Some long for fame, others for quiet praise — but most of us, in some way or another, want to be seen. Not just acknowledged, but witnessed. Validated. Held in the awareness of others. It shows up in the photos we take, the statuses we draft, even in how we frame our experiences: “If no one knows I did it, did it really matter?”
In today’s world — even here in Kenya, where not everyone lives online — the urge to live for the gaze of others is quietly embedded in everyday life. We plan, curate, and sometimes even feel experiences more intensely when we imagine someone else is watching. But what would life feel like if no one was? Can we truly exist without performing ourselves?
1. From Childhood Applause to Adult Validation
It’s tempting to blame the usual suspects — Instagram, YouTube, influencer culture. But the craving to be seen started long before platforms. It’s planted in childhood. The child who is applauded for being clever, articulate, or entertaining. The student who shines and is told they’re “going places.”
In Kenya, performance can be subtle or overt: speaking English with flair, wearing the right outfit to an event, capturing that perfect shot of nyama choma in Naivasha. These moments aren’t always about the experience — they’re about being witnessed in the experience.
We begin to:
Travel with an eye for reviews, not rest.
Speak not to connect, but to impress.
Post not from joy, but for engagement.
But being visible is not the same as being present. The eyes are often there — but presence, true presence, is rare.
2. When Life Turns Into a Performance
There’s a difference between expressing yourself and performing yourself. The first is rooted in truth. The second is shaped by surveillance — real or imagined.
Even if you don’t consider yourself “online,” the performance mindset can quietly take hold:
Taking photos with no one in mind, only to feel incomplete unless someone sees them.
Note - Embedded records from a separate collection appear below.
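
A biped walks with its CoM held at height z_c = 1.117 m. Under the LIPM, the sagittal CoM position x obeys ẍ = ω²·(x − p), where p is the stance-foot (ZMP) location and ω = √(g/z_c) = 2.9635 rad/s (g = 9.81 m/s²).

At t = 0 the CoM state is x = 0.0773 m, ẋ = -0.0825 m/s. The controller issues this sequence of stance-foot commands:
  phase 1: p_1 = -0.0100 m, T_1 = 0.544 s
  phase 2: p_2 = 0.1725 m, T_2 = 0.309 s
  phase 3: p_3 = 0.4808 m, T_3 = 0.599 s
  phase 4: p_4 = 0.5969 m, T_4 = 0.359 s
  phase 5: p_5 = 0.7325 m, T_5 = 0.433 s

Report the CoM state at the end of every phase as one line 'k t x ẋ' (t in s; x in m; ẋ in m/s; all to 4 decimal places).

1 0.5440 0.1505 0.4077
2 0.8530 0.2850 0.5226
3 1.4520 0.3919 -0.0765
4 1.8110 0.2316 -0.8993
5 2.2440 -0.7459 -4.2192

phase 1: p=-0.0100, T=0.544, ωT=1.612144, cosh=2.606504, sinh=2.407045; start (x,ẋ)=(0.077300, -0.082500) → end (x,ẋ)=(0.150539, 0.407698)
phase 2: p=0.1725, T=0.309, ωT=0.915721, cosh=1.449403, sinh=1.049175; start (x,ẋ)=(0.150539, 0.407698) → end (x,ẋ)=(0.285008, 0.522637)
phase 3: p=0.4808, T=0.599, ωT=1.775136, cosh=3.035273, sinh=2.865813; start (x,ẋ)=(0.285008, 0.522637) → end (x,ẋ)=(0.391926, -0.076485)
phase 4: p=0.5969, T=0.359, ωT=1.063896, cosh=1.621374, sinh=1.276266; start (x,ẋ)=(0.391926, -0.076485) → end (x,ẋ)=(0.231621, -0.899266)
phase 5: p=0.7325, T=0.433, ωT=1.283195, cosh=1.942651, sinh=1.665500; start (x,ẋ)=(0.231621, -0.899266) → end (x,ẋ)=(-0.745924, -4.219152)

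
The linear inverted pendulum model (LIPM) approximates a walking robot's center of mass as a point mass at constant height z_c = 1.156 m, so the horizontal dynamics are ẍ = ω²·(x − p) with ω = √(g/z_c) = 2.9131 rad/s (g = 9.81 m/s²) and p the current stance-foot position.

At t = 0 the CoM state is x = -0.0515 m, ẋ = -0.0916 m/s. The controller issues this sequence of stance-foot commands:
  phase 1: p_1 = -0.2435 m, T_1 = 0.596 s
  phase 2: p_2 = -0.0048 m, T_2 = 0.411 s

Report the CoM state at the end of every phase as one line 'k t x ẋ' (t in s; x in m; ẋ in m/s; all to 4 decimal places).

phase 1: p=-0.2435, T=0.596, ωT=1.736208, cosh=2.925983, sinh=2.749795; start (x,ẋ)=(-0.051500, -0.091600) → end (x,ẋ)=(0.231824, 1.269982)
phase 2: p=-0.0048, T=0.411, ωT=1.197284, cosh=1.806563, sinh=1.504549; start (x,ẋ)=(0.231824, 1.269982) → end (x,ẋ)=(1.078592, 3.331401)

1 0.5960 0.2318 1.2700
2 1.0070 1.0786 3.3314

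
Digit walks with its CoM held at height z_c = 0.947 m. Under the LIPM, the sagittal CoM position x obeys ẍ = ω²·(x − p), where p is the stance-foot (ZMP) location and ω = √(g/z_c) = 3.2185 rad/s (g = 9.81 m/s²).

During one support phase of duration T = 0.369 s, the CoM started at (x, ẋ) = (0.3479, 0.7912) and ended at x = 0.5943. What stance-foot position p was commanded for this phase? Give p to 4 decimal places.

p = 0.4984

ωT = 3.2185·0.369 = 1.187627; cosh(ωT) = 1.792116, sinh(ωT) = 1.487172
x(T) = p + (x₀−p)·cosh(ωT) + (ẋ₀/ω)·sinh(ωT) ⇒ p·(1 − cosh) = x(T) − x₀·cosh − (ẋ₀/ω)·sinh
numerator   = 0.5943 − (0.3479)·1.792116 − (0.7912/3.2185)·1.487172 = -0.394767
denominator = 1 − 1.792116 = -0.792116
p = -0.394767 / -0.792116 = 0.4984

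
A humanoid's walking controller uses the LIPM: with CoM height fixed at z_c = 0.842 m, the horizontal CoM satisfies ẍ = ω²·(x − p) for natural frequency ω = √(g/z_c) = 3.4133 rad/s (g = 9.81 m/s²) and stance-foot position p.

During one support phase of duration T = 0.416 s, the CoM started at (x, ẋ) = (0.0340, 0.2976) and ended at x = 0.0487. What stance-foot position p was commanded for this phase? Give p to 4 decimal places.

ωT = 3.4133·0.416 = 1.419933; cosh(ωT) = 2.189286, sinh(ωT) = 1.947556
x(T) = p + (x₀−p)·cosh(ωT) + (ẋ₀/ω)·sinh(ωT) ⇒ p·(1 − cosh) = x(T) − x₀·cosh − (ẋ₀/ω)·sinh
numerator   = 0.0487 − (0.0340)·2.189286 − (0.2976/3.4133)·1.947556 = -0.195540
denominator = 1 − 2.189286 = -1.189286
p = -0.195540 / -1.189286 = 0.1644

p = 0.1644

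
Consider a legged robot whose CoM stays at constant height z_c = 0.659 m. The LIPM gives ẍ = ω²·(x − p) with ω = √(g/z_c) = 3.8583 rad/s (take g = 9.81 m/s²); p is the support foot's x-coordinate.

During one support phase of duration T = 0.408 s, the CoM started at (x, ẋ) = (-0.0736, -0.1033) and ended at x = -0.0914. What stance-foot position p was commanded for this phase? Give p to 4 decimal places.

ωT = 3.8583·0.408 = 1.574186; cosh(ωT) = 2.516994, sinh(ωT) = 2.309818
x(T) = p + (x₀−p)·cosh(ωT) + (ẋ₀/ω)·sinh(ωT) ⇒ p·(1 − cosh) = x(T) − x₀·cosh − (ẋ₀/ω)·sinh
numerator   = -0.0914 − (-0.0736)·2.516994 − (-0.1033/3.8583)·2.309818 = 0.155693
denominator = 1 − 2.516994 = -1.516994
p = 0.155693 / -1.516994 = -0.1026

p = -0.1026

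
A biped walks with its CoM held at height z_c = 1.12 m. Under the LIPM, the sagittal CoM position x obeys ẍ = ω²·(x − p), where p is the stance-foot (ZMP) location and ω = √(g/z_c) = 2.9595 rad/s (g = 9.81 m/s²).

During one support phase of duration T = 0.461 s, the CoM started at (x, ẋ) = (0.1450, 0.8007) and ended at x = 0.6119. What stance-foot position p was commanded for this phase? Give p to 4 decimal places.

ωT = 2.9595·0.461 = 1.364329; cosh(ωT) = 2.084325, sinh(ωT) = 1.828773
x(T) = p + (x₀−p)·cosh(ωT) + (ẋ₀/ω)·sinh(ωT) ⇒ p·(1 − cosh) = x(T) − x₀·cosh − (ẋ₀/ω)·sinh
numerator   = 0.6119 − (0.1450)·2.084325 − (0.8007/2.9595)·1.828773 = -0.185106
denominator = 1 − 2.084325 = -1.084325
p = -0.185106 / -1.084325 = 0.1707

p = 0.1707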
Sharing deep reflections, not just to process — but to prove depth.
Entering conversations with the pressure to say something wise, instead of something honest.
3. Solitude and the Case for Healthy Laziness
We tend to frame laziness as a flaw, but some forms of it are a quiet wisdom. Healthy laziness is the instinct that says: “This isn’t worth my energy. Not everything needs to be done, shared, or chased.”
It protects us from burnout, overexposure, and the subtle pressure to always be interesting.
In a hyperactive culture — where doing is everything — resting, pausing, and opting out can feel rebellious. But they are also acts of preservation.
Healthy laziness allows us to:
Let things be incomplete without guilt.
Miss events and opportunities without fear of falling behind.
Trust that being is enough — even if no one sees it.
It can be a doorway back to presence. To choosing a quieter, slower pace that still holds value, meaning, and depth — without applause.
4. Choosing the Unseen Path
So how do we begin to live less watched — not to hide, but to heal?
Practice invisibility — Take a walk without your phone. Do something kind without telling anyone. Let the moment belong only to you.
Resist the urge to post immediately — Sit with your experience longer. Let it settle. Let it change you before it becomes content.
Welcome boredom — Not every second needs to be filled, optimized, or shared.
Honor disinterest in spectacle — If you feel too tired to perform, it might be because you're meant to rest in authenticity instead.
Embrace healthy laziness — Let go of the pressure to constantly produce. Trust the wisdom in your pauses.
You don’t need to disappear from the world. But maybe you can take yourself back from it — one quiet decision at a time.
Conclusion
There is a rare kind of freedom in living a life that doesn't need to be noticed. In doing things simply because they feel right, not because they’ll impress. In showing up for your life — without constantly narrating it.
Visibility isn’t wrong. But when it becomes a cage, presence becomes the door.
Maybe we don’t need more people watching. Maybe we just need more people being. And maybe that starts with us.